Ricardo Antonio Chavira (known nationally for his role in Desperate Housewives) has a Brando-size t-shirt to fill as Stanley—one of theater’s most famously erotic characters—and he doesn’t. (My friend Leslie observed that Chavira’s shirt actually hangs loose on him, making him seem physically small. It would be interesting to know whether this was a conscious decision by costumer Matthew J. LeFebvre.) Chavira excels at comic bantering and playful flirting, but when it comes time for him to throw women on beds, he’s unconvincing. As his wife, Rice has a subtle slow-burning sensuality that might have been used to make things a little more interesting—but in this missionary-style production, she’s left to lie back and think of Target.

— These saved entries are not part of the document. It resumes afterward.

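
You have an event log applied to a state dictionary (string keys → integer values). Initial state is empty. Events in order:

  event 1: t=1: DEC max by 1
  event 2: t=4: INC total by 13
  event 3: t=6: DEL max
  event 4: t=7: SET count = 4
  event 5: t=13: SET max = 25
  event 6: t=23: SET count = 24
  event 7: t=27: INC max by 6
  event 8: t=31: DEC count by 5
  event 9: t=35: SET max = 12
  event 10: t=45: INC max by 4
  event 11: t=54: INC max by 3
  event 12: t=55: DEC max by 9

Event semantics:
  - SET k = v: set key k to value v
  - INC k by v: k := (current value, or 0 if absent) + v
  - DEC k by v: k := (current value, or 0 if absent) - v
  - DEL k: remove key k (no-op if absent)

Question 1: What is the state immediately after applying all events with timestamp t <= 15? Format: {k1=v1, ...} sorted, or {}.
Apply events with t <= 15 (5 events):
  after event 1 (t=1: DEC max by 1): {max=-1}
  after event 2 (t=4: INC total by 13): {max=-1, total=13}
  after event 3 (t=6: DEL max): {total=13}
  after event 4 (t=7: SET count = 4): {count=4, total=13}
  after event 5 (t=13: SET max = 25): {count=4, max=25, total=13}

Answer: {count=4, max=25, total=13}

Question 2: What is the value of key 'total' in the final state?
Answer: 13

Derivation:
Track key 'total' through all 12 events:
  event 1 (t=1: DEC max by 1): total unchanged
  event 2 (t=4: INC total by 13): total (absent) -> 13
  event 3 (t=6: DEL max): total unchanged
  event 4 (t=7: SET count = 4): total unchanged
  event 5 (t=13: SET max = 25): total unchanged
  event 6 (t=23: SET count = 24): total unchanged
  event 7 (t=27: INC max by 6): total unchanged
  event 8 (t=31: DEC count by 5): total unchanged
  event 9 (t=35: SET max = 12): total unchanged
  event 10 (t=45: INC max by 4): total unchanged
  event 11 (t=54: INC max by 3): total unchanged
  event 12 (t=55: DEC max by 9): total unchanged
Final: total = 13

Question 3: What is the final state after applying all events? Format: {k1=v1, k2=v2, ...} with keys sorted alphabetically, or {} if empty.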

The casting is one of the many aspects of this production that are relatively safe, but when it comes to sound and lighting, Miller-Stephany—with sound designer Scott W. Edwards and lighting designer Peter Mumford—places some high-stakes bets that cost the show dearly. In a play as superbly-written as this, there’s absolutely no need for melodramatic sound effects and showy lighting cues to underline dialogue and events. When an audible gunshot accompanied Blanche’s reminisce about a past tragedy, I had to look around me to confirm that I was watching a classic play at the Guthrie and not a made-for-TV movie on Lifetime. At one point an echo effect is used behind an ominous line of dialogue, a move so cheesy it makes the mischievous turkey in A Christmas Carol look avant-garde.


Overall, is this a terrible production? Certainly not. Could it have been worse? Yes, in so many ways. Like Nicky’s bacon beard, Streetcar is still impressive, even in laminated form. But if I were Nicky, I wouldn’t keep that thing lying around.